It made my weakness self evident and required me to reach out beyond myself, and human power to bring order where there was only chaos. And understanding where there was only confusion.

I mean all you have to do is look at ourselves and realize, we screw up everything we touch. If humans are so smart and self sufficient then why are so many of us so lost ?

It took absolute exercise in futility on my own effort, to realize I didn't know how to even take care of myself. And brought myself to the brink of death, before I was willing to listen.... And read the instruction manual.
 

Flanscho

Well-known member
Well, I'm an Atheist... Been agnostic before that, but that changed over the years.

It has the disadvantage, that I have no faith to gain strength from. On the other hand, I'm also free of any sort of curses, or fate, or "god tests me", or any sort of higher power doing anything nasty with me. It's all in my own hands. :) I also know that anything I achieve is because of me, not because of some deity doing anything.
 

hoddesdon

Well-known member
It strengthened my faith !! It made me rely on God ( Which NEVER fails) , and NOT other people ( Which ALWAYS fail )... Including myself....

It made my weakness self evident and required me to reach out beyond myself, and human power to bring order where there was only chaos. And understanding where there was only confusion.

I mean all you have to do is look at ourselves and realize, we screw up everything we touch. If humans are so smart and self sufficient then why are so many of us so lost ?

It took absolute exercise in futility on my own effort, to realize I didn't know how to even take care of myself. And brought myself to the brink of death, before I was willing to listen.... And read the instruction manual.

+1 ..........
 

Steppen-Wolf

Well-known member
I've been an agnostic atheist since I was around 9 years old.

I'm not really sure if my issues really affected that, but I do feel there's usually a very strong sense of community associated with religion and sometimes spirituality. And having been emotionally and intellectually isolated all my life I became an individual with few external influences, so that probably contributed to some degree.
 

Odo

Banned
I think that if I were more religious I would probably feel better about everything... but even though I'm not completely certain that deities don't exist, I think that the universe is mostly indifferent to what people want. I would imagine that in the greater scope of existence everything is meaningful simply because it exists and just because we don't necessarily understand or agree with the way things are, it doesn't mean that we shouldn't be able to appreciate them or coalesce on some level... the trick is to not resist or let your base impulses guide you and try to remain honest with yourself and keep a clear perspective.
 
I found that becoming a Christian years ago, my self hatred, pessimism, and hatred for the human race greatly increased as well as my isolation. My shortcomings became more evident to me and I ended up hating myself and becoming very negative towards the world.

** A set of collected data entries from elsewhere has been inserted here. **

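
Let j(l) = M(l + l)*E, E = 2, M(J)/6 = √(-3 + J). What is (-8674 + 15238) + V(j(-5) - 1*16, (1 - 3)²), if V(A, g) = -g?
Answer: 6560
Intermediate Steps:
M(J) = 6*√(-3 + J)
j(l) = 12*√(-3 + 2*l) (j(l) = (6*√(-3 + (l + l)))*2 = (6*√(-3 + 2*l))*2 = 12*√(-3 + 2*l))
(-8674 + 15238) + V(j(-5) - 1*16, (1 - 3)²) = (-8674 + 15238) - (1 - 3)² = 6564 - 1*(-2)² = 6564 - 1*4 = 6564 - 4 = 6560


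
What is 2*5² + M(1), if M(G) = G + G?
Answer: 52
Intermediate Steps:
M(G) = 2*G
2*5² + M(1) = 2*5² + 2*1 = 2*25 + 2 = 50 + 2 = 52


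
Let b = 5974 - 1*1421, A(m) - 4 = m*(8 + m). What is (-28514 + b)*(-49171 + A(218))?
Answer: -2420061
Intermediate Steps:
A(m) = 4 + m*(8 + m)
b = 4553 (b = 5974 - 1421 = 4553)
(-28514 + b)*(-49171 + A(218)) = (-28514 + 4553)*(-49171 + (4 + 218² + 8*218)) = -23961*(-49171 + (4 + 47524 + 1744)) = -23961*(-49171 + 49272) = -23961*101 = -2420061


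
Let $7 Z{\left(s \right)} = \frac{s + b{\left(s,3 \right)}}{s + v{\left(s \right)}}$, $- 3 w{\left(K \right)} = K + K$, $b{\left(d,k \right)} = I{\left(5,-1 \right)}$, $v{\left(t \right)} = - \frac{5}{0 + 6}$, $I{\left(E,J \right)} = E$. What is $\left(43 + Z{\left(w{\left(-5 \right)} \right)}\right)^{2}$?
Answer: $\frac{833569}{441} \approx 1890.2$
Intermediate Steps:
$v{\left(t \right)} = - \frac{5}{6}$
$b{\left(d,k \right)} = 5$
$w{\left(K \right)} = - \frac{2 K}{3}$ ($w{\left(K \right)} = - \frac{K + K}{3} = - \frac{2 K}{3}$)
$Z{\left(s \right)} = \frac{5 + s}{7 \left(- \frac{5}{6} + s\right)}$ ($Z{\left(s \right)} = \frac{\left(s + 5\right) \frac{1}{s - \frac{5}{6}}}{7} = \frac{\left(5 + s\right) \frac{1}{- \frac{5}{6} + s}}{7} = \frac{\frac{1}{- \frac{5}{6} + s} \left(5 + s\right)}{7} = \frac{5 + s}{7 \left(- \frac{5}{6} + s\right)}$)
$\left(43 + Z{\left(w{\left(-5 \right)} \right)}\right)^{2} = \left(43 + \frac{6 \left(5 - - \frac{10}{3}\right)}{7 \left(-5 + 6 \left(\left(- \frac{2}{3}\right) \left(-5\right)\right)\right)}\right)^{2} = \left(43 + \frac{6 \left(5 + \frac{10}{3}\right)}{7 \left(-5 + 6 \cdot \frac{10}{3}\right)}\right)^{2} = \left(43 + \frac{6}{7} \frac{1}{-5 + 20} \cdot \frac{25}{3}\right)^{2} = \left(43 + \frac{6}{7} \cdot \frac{1}{15} \cdot \frac{25}{3}\right)^{2} = \left(43 + \frac{10}{21}\right)^{2} = \left(\frac{913}{21}\right)^{2} = \frac{833569}{441}$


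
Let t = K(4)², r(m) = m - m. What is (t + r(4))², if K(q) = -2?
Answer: 16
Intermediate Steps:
r(m) = 0
t = 4 (t = (-2)² = 4)
(t + r(4))² = (4 + 0)² = 4² = 16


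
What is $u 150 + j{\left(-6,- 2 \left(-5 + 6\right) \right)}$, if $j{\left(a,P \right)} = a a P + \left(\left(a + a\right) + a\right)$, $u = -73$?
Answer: $-11040$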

Unfortunately this seems to be a common element to Christianity and social anxiety. I have read posts on other SA forums with the same experiences. I am not criticizing my faith, only pointing out that people like me with an extreme fear of people and low self-esteem can become much worse. I got to the point where I could only expect bad things from God and life.
 

MBinMN

Well-known member
I have my beliefs but going to a church every Sunday. I cant do it. I tried. :( Then if I miss a service or two then I feel guilty like people know and so I just stop.
 

Ree

Well-known member
I used to be a christian, until I realised that the only reason I was one in the first place was out of fear of hell... and it didn't help me with my social problems in anyway, so I decided to leave. I find buddha belief to be inspiring and comforting though :) but other than that, I'm just trying to work on myself and take steps to become more confident in myself and positive, and make some good friends and get out there! :D
 

dragons

Active member
I'm agnostic. I can't get myself to have blind faith in there being a higher power, but I don't completely dismiss the idea either; anything is possible, and the universe is mysterious.
 

Scandic123

Well-known member
I'm an atheist and I reject everything supernatural and spiritual, although Buddhism is slightly appealing. I'm not anti-theistic, but when theists try to force their beliefs down on others, I will not ignore it. Actually, I'm a member of the Danish People's Church and I'm both baptized and confirmed, but I don't recall ever believing in anything of it. I'm going to 'sign out' when I reach the age of 18.